Antonio Banderas ditched his lavish Hollywood lifestyle and almost a decade later, he still has no regrets.
Banderas, a 65-year-old actor, returned to his hometown of Malaga, Spain in 2017. Banderas said the impetus for the big move was a near-fatal heart attack.
“I had a really serious warning,” he said of the heart attack in an interview with The Times published Wednesday. “My outlook on life has changed.”
The newspaper noted that before his serious health crisis, Banderas lived between the United States and the United Kingdom and had a mansion in Cobham, Surrey.
After that, the “Desperado” star quickly quit smoking, sold his private jet, returned to Malaga and bought a theater.
“In the face of death, I looked back and realized that I was actually a theater actor,” he explained.
Banderas currently lives in an apartment with his longtime girlfriend, Nicole Kimpel, and owns multiple restaurants. But Teatro del Soho, a nonprofit theater, is his greatest passion.
“I have never been happier,” he said.
Banderas also reflected on how he became a Hollywood superstar, saying his fears about not having English as his first language disappeared after he married his now ex-wife, Melanie Griffith. The two divorced in 2015 after 18 years of marriage.
He said he was initially told that as a Spaniard he could only play “villains” in movies, but he proved that wrong with 1998’s “The Mask of Zorro.”

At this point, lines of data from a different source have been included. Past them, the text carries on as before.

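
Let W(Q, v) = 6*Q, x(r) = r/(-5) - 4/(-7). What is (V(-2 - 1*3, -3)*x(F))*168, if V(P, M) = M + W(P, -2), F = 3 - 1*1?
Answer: -4752/5 ≈ -950.40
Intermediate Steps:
F = 2 (F = 3 - 1 = 2)
x(r) = 4/7 - r/5 (x(r) = r*(-⅕) - 4*(-⅐) = -r/5 + 4/7 = 4/7 - r/5)
V(P, M) = M + 6*P
(V(-2 - 1*3, -3)*x(F))*168 = ((-3 + 6*(-2 - 1*3))*(4/7 - ⅕*2))*168 = ((-3 + 6*(-2 - 3))*(4/7 - ⅖))*168 = ((-3 + 6*(-5))*(6/35))*168 = ((-3 - 30)*(6/35))*168 = -33*6/35*168 = -198/35*168 = -4752/5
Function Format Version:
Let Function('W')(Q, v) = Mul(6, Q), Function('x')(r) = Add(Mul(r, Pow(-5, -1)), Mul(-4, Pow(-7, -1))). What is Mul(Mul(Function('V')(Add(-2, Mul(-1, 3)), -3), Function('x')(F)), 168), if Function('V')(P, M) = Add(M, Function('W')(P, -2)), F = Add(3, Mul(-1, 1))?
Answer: Rational(-4752, 5) ≈ -950.40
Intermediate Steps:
F = 2 (F = Add(3, -1) = 2)
Function('x')(r) = Add(Rational(4, 7), Mul(Rational(-1, 5), r)) (Function('x')(r) = Add(Mul(r, Rational(-1, 5)), Mul(-4, Rational(-1, 7))) = Add(Mul(Rational(-1, 5), r), Rational(4, 7)) = Add(Rational(4, 7), Mul(Rational(-1, 5), r)))
Function('V')(P, M) = Add(M, Mul(6, P))
Mul(Mul(Function('V')(Add(-2, Mul(-1, 3)), -3), Function('x')(F)), 168) = Mul(Mul(Add(-3, Mul(6, Add(-2, Mul(-1, 3)))), Add(Rational(4, 7), Mul(Rational(-1, 5), 2))), 168) = Mul(Mul(Add(-3, Mul(6, Add(-2, -3))), Add(Rational(4, 7), Rational(-2, 5))), 168) = Mul(Mul(Add(-3, Mul(6, -5)), Rational(6, 35)), 168) = Mul(Mul(Add(-3, -30), Rational(6, 35)), 168) = Mul(Mul(-33, Rational(6, 35)), 168) = Mul(Rational(-198, 35), 168) = Rational(-4752, 5)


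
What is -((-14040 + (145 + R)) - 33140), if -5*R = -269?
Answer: 234906/5 ≈ 46981.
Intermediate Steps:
R = 269/5 (R = -⅕*(-269) = 269/5 ≈ 53.800)
-((-14040 + (145 + R)) - 33140) = -((-14040 + (145 + 269/5)) - 33140) = -((-14040 + 994/5) - 33140) = -(-69206/5 - 33140) = -1*(-234906/5) = 234906/5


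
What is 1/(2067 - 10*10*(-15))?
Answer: 1/3567 ≈ 0.00028035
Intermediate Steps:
1/(2067 - 10*10*(-15)) = 1/(2067 - 100*(-15)) = 1/(2067 + 1500) = 1/3567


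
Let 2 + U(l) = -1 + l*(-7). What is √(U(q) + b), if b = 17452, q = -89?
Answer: 6*√502 ≈ 134.43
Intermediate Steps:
U(l) = -3 - 7*l (U(l) = -2 + (-1 + l*(-7)) = -2 + (-1 - 7*l) = -3 - 7*l)
√(U(q) + b) = √((-3 - 7*(-89)) + 17452) = √((-3 + 623) + 17452) = √(620 + 17452) = √18072 = 6*√502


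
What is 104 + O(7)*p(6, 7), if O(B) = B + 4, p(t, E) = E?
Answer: 181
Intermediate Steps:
O(B) = 4 + B
104 + O(7)*p(6, 7) = 104 + (4 + 7)*7 = 104 + 11*7 = 104 + 77 = 181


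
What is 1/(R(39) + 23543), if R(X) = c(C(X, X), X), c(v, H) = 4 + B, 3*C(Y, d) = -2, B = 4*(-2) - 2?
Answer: 1/23537 ≈ 4.2486e-5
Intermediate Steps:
B = -10 (B = -8 - 2 = -10)
C(Y, d) = -⅔ (C(Y, d) = (⅓)*(-2) = -⅔)
c(v, H) = -6 (c(v, H) = 4 - 10 = -6)
R(X) = -6
1/(R(39) + 23543) = 1/(-6 + 23543) = 1/23537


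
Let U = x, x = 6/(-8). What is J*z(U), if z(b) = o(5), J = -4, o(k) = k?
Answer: -20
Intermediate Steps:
x = -¾ (x = 6*(-⅛) = -¾ ≈ -0.75000)
U = -¾ ≈ -0.75000
z(b) = 5
J*z(U) = -4*5 = -20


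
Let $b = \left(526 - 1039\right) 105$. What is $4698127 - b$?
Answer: $4751992$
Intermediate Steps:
$b = -53865$ ($b = \left(-513\right) 105 = -53865$)
$4698127 - b = 4698127 - -53865 = 4698127 + 53865 = 4751992$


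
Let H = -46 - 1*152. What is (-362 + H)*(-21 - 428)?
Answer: 251440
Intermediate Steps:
H = -198 (H = -46 - 152 = -198)
(-362 + H)*(-21 - 428) = (-362 - 198)*(-21 - 428) = -560*(-449) = 251440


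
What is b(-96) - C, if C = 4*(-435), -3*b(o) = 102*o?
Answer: 5004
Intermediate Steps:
b(o) = -34*o
C = -1740
b(-96) - C = -34*(-96) - 1*(-1740) = 3264 + 1740 = 5004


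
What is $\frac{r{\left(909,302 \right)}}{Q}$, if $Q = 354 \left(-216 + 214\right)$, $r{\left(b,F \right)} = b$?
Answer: $- \frac{303}{236} \approx -1.2839$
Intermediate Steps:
$Q = -708$ ($Q = 354 \left(-2\right) = -708$)
$\frac{r{\left(909,302 \right)}}{Q} = \frac{909}{-708} = 909 \left(- \frac{1}{708}\right) = - \frac{303}{236}$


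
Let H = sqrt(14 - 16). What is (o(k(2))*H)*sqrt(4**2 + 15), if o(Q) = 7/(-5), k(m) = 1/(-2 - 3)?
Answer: -7*I*sqrt(62)/5 ≈ -11.024*I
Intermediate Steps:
k(m) = -1/5 (k(m) = 1/(-5) = -1/5)
o(Q) = -7/5 (o(Q) = 7*(-1/5) = -7/5)
H = I*sqrt(2) (H = sqrt(-2) = I*sqrt(2) ≈ 1.4142*I)
(o(k(2))*H)*sqrt(4**2 + 15) = (-7*I*sqrt(2)/5)*sqrt(4**2 + 15) = (-7*I*sqrt(2)/5)*sqrt(16 + 15) = (-7*I*sqrt(2)/5)*sqrt(31) = -7*I*sqrt(62)/5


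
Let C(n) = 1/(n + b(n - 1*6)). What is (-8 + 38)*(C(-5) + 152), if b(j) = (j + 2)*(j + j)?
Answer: 880110/193 ≈ 4560.2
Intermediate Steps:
b(j) = 2*j*(2 + j) (b(j) = (2 + j)*(2*j) = 2*j*(2 + j))
C(n) = 1/(n + 2*(-6 + n)*(-4 + n)) (C(n) = 1/(n + 2*(n - 1*6)*(2 + (n - 1*6))) = 1/(n + 2*(n - 6)*(2 + (n - 6))) = 1/(n + 2*(-6 + n)*(2 + (-6 + n))) = 1/(n + 2*(-6 + n)*(-4 + n)))
(-8 + 38)*(C(-5) + 152) = (-8 + 38)*(1/(-5 + 2*(-6 - 5)*(-4 - 5)) + 152) = 30*(1/(-5 + 2*(-11)*(-9)) + 152) = 30*(1/(-5 + 198) + 152) = 30*(1/193 + 152) = 30*(29337/193) = 880110/193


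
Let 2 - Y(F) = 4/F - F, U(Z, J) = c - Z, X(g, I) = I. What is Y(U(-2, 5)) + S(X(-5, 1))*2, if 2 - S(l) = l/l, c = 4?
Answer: 28/3 ≈ 9.3333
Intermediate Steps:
U(Z, J) = 4 - Z
S(l) = 1 (S(l) = 2 - l/l = 2 - 1*1 = 2 - 1 = 1)
Y(F) = 2 + F - 4/F (Y(F) = 2 - (4/F - F) = 2 - (-F + 4/F) = 2 + (F - 4/F) = 2 + F - 4/F)
Y(U(-2, 5)) + S(X(-5, 1))*2 = (2 + (4 - 1*(-2)) - 4/(4 - 1*(-2))) + 1*2 = (2 + (4 + 2) - 4/(4 + 2)) + 2 = (2 + 6 - 4/6) + 2 = (2 + 6 - 4*1/6) + 2 = (2 + 6 - 2/3) + 2 = 22/3 + 2 = 28/3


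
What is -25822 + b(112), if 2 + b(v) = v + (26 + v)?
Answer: -25574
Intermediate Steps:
b(v) = 24 + 2*v (b(v) = -2 + (v + (26 + v)) = -2 + (26 + 2*v) = 24 + 2*v)
-25822 + b(112) = -25822 + (24 + 2*112) = -25822 + (24 + 224) = -25822 + 248 = -25574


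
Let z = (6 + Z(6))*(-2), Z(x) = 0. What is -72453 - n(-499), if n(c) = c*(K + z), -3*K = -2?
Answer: -234325/3 ≈ -78108.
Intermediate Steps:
K = ⅔ (K = -⅓*(-2) = ⅔ ≈ 0.66667)
z = -12 (z = (6 + 0)*(-2) = 6*(-2) = -12)
n(c) = -34*c/3 (n(c) = c*(⅔ - 12) = c*(-34/3) = -34*c/3)
-72453 - n(-499) = -72453 - (-34)*(-499)/3 = -72453 - 1*16966/3 = -72453 - 16966/3 = -234325/3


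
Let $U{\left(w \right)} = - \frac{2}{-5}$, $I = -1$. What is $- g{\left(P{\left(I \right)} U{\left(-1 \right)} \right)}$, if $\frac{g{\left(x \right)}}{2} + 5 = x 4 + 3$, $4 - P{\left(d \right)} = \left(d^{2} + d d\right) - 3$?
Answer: $-12$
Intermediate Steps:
$P{\left(d \right)} = 7 - 2 d^{2}$ ($P{\left(d \right)} = 4 - \left(\left(d^{2} + d d\right) - 3\right) = 4 - \left(\left(d^{2} + d^{2}\right) - 3\right) = 4 - \left(2 d^{2} - 3\right) = 4 - \left(-3 + 2 d^{2}\right) = 7 - 2 d^{2}$)
$U{\left(w \right)} = \frac{2}{5}$ ($U{\left(w \right)} = \left(-2\right) \left(- \frac{1}{5}\right) = \frac{2}{5}$)
$g{\left(x \right)} = -4 + 8 x$ ($g{\left(x \right)} = -10 + 2 \left(x 4 + 3\right) = -10 + 2 \left(4 x + 3\right) = -10 + 2 \left(3 + 4 x\right) = -10 + \left(6 + 8 x\right) = -4 + 8 x$)
$- g{\left(P{\left(I \right)} U{\left(-1 \right)} \right)} = - (-4 + 8 \left(7 - 2 \left(-1\right)^{2}\right) \frac{2}{5}) = - (-4 + 8 \left(7 - 2\right) \frac{2}{5}) = - (-4 + 8 \cdot 5 \cdot \frac{2}{5}) = - (-4 + 8 \cdot 2) = - (-4 + 16) = \left(-1\right) 12 = -12$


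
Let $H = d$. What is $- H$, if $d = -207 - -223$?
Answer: $-16$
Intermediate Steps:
$d = 16$ ($d = -207 + 223 = 16$)
$H = 16$
$- H = \left(-1\right) 16 = -16$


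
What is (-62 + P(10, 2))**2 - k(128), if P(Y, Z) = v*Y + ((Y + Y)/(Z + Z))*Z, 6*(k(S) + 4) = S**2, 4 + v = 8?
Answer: -7748/3 ≈ -2582.7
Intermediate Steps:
v = 4 (v = -4 + 8 = 4)
k(S) = -4 + S**2/6
P(Y, Z) = 5*Y (P(Y, Z) = 4*Y + ((Y + Y)/(Z + Z))*Z = 4*Y + ((2*Y)/((2*Z)))*Z = 4*Y + ((2*Y)*(1/(2*Z)))*Z = 4*Y + (Y/Z)*Z = 4*Y + Y = 5*Y)
(-62 + P(10, 2))**2 - k(128) = (-62 + 5*10)**2 - (-4 + (1/6)*128**2) = (-62 + 50)**2 - (-4 + (1/6)*16384) = (-12)**2 - (-4 + 8192/3) = 144 - 1*8180/3 = 144 - 8180/3 = -7748/3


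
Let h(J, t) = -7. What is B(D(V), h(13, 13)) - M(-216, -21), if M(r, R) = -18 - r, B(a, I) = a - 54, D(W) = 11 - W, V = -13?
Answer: -228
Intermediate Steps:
B(a, I) = -54 + a
B(D(V), h(13, 13)) - M(-216, -21) = (-54 + (11 - 1*(-13))) - (-18 - 1*(-216)) = (-54 + (11 + 13)) - (-18 + 216) = (-54 + 24) - 1*198 = -30 - 198 = -228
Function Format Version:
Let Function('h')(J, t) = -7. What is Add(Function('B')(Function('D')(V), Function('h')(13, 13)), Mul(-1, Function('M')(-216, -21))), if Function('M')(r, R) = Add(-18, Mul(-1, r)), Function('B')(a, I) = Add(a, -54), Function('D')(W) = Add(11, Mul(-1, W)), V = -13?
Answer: -228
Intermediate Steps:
Function('B')(a, I) = Add(-54, a)
Add(Function('B')(Function('D')(V), Function('h')(13, 13)), Mul(-1, Function('M')(-216, -21))) = Add(Add(-54, Add(11, Mul(-1, -13))), Mul(-1, Add(-18, Mul(-1, -216)))) = Add(Add(-54, Add(11, 13)), Mul(-1, Add(-18, 216))) = Add(Add(-54, 24), Mul(-1, 198)) = Add(-30, -198) = -228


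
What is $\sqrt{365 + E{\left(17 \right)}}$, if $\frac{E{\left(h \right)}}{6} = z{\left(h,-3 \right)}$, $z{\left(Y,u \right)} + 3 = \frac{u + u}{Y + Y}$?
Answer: $\frac{\sqrt{99977}}{17} \approx 18.599$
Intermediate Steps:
$z{\left(Y,u \right)} = -3 + \frac{u}{Y}$ ($z{\left(Y,u \right)} = -3 + \frac{u + u}{Y + Y} = -3 + \frac{2 u}{2 Y} = -3 + 2 u \frac{1}{2 Y} = -3 + \frac{u}{Y}$)
$E{\left(h \right)} = -18 - \frac{18}{h}$ ($E{\left(h \right)} = 6 \left(-3 - \frac{3}{h}\right) = -18 - \frac{18}{h}$)
$\sqrt{365 + E{\left(17 \right)}} = \sqrt{365 - \left(18 + \frac{18}{17}\right)} = \sqrt{365 - \frac{324}{17}} = \sqrt{\frac{5881}{17}} = \frac{\sqrt{99977}}{17}$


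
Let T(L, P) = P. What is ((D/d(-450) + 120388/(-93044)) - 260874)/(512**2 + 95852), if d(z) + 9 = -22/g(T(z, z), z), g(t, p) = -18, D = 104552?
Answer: -31904519387/41636724780 ≈ -0.76626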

“The problem was, years later, I was wearing a mask, a hat, a sword, a cloak. The bad guy was Captain Love, who had blonde hair and blue eyes,” he said.
He continued, “Even more important is[his 2011 film]Puss in Boots, because it’s for young kids. They see a cat with a Spanish accent, even an Andalusian accent, and he’s a good guy.”
Banderas told Page Six in a December 2022 interview that his heart attack was “one of the best things” that ever happened to him.
“I realized that this was probably one of the best things that happened in my life, because there was no point in being unimportant and worrying about it every day,” he explained.
He said that after his near-death experience, he began to distance himself from “things that I used to think were important but actually weren’t.”
“If I’m going to die, why worry about that?” he recalled. “I always knew (I was going to die), but now I know. I saw it here.”